Nous regardions aussi des feuilltons télévisés chaque après-midi,
surtout Des Jours et Des Vies.
Mes grands-parents étaient membres d'un club caravane,
un groupe de propriétaires de roulottes Airstream
qui ensemble parcouraient les États-Unis et le Canada.
Et certains étés,
nous nous joignions à la caravane.
Nous fixions la roulotte
à la voiture de mon grand-père
et partions sur la route.
En procession avec quelque 300 autres
aventuriers en roulotte.
J'adorais, je vénérais mes grands-parents.
J'avais vraiment hâte à ces voyages.
Au cours de l'un d'eux -
je devais avoir 10 ans -,
je me faisais trimballer
sur la grande banquette
à l'arrière de la voiture,
mon grand-père était au volant
et ma grand-mère occupait le siège passager.
Elle fumait des cigarettes durant tout le voyage.
Et je détestait cette odeur.
[...]
À cet âge-là, je me trouvais la moindre excuse
pour calculer des approximations et un peu d'arithmétique.
Je calculais notre consommation d'essence,
j'établissais des statistiques inutiles à propos de choses comme nos dépenses d'épicerie.
J'avais suivi une campagne publicitaire sur le tabagisme.
Je ne me souviens pas des détails, mais en gros, ces pubs disaient:
«Chaque bouffée de fumée de cigarette»
«raccourcit votre vie d'un certain nombre de minutes.»
Il me semble que c'étaient 2 minutes par bouffée.
quoi qu'il en soit, j'avais décidé
de tirer ça au clair pour ma grand-mère.
J'avais fait l'estimé du nombre de cigarettes par jour
et du nombre de bouffées de fumée par cigarette, et ainsi de suite.
Une fois arrivé à un chiffre
que je jugeais satisfaisant,
j'ai avancé ma tête à l'avant de la voiture,
donné une petite tape sur l'épaule de ma grand-mère,
et proclamé, tout fier:
«À 2 minutes par bouffée de fumée,»
«tu viens de raccourcir ta vie de 9 ans!»
[...]
Je garde un souvenir très clair de ce qui s'est passé ensuite.
Et ce ne fut pas ce à quoi je m'étais attendu.
[...]
Je m'attendais à ce qu'on applaudisse mon ingéniosité
et mes prouesses d'arithmétique.
[...]
«Jeff, quelle intelligence!»
«Tu as dû faire des calculs très complexes,»

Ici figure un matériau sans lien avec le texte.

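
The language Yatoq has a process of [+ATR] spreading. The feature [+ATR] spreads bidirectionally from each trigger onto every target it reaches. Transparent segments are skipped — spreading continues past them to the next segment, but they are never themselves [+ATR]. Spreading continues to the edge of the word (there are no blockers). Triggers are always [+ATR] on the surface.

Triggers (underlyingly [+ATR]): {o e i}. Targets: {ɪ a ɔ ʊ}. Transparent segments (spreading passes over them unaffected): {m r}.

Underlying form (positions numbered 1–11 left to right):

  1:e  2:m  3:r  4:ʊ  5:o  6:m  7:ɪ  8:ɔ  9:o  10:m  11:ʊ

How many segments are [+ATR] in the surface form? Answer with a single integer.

7

From /e/ at 1 rightward: 2 /m/ transparent; 3 /r/ transparent; 4 /ʊ/ → [+ATR]; 5 /o/ is itself a trigger — this domain ends here.
From /e/ at 1 leftward: word edge.
From /o/ at 5 rightward: 6 /m/ transparent; 7 /ɪ/ → [+ATR]; 8 /ɔ/ → [+ATR]; 9 /o/ is itself a trigger — this domain ends here.
From /o/ at 5 leftward: 4 /ʊ/ → [+ATR]; 3 /r/ transparent; 2 /m/ transparent; 1 /e/ is itself a trigger — this domain ends here.
From /o/ at 9 rightward: 10 /m/ transparent; 11 /ʊ/ → [+ATR]; word edge.
From /o/ at 9 leftward: 8 /ɔ/ → [+ATR]; 7 /ɪ/ → [+ATR]; 6 /m/ transparent; 5 /o/ is itself a trigger — this domain ends here.
[+ATR] positions on the surface: 1 4 5 7 8 9 11.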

«compter combien de minutes dure une année,»
«puis faire des divisions...»
Ce n'est pas ce qui s'est passé.
À la place,
ma grand-mère a fondu en larmes.
[...]
Assis au fond de la banquette arrière,
je ne savais pas quoi faire tandis que ma grand-mère pleurait.
Mon grand-père, qui jusque-là conduisait en silence,
a rangé la voiture aur l'accotement.
Il est sorti de la voiture,
en a fait le tour pour venir ouvrir ma porte,
et a attendu que je le suive. Étais-je dans le pétrin?
Mon grand-père était un homme d'une grande intelligence,
un homme calme.
Il ne m'avait jamais parlé avec sévérité,
et peut-être qu'il s'apprêtait à le faire pour la première fois.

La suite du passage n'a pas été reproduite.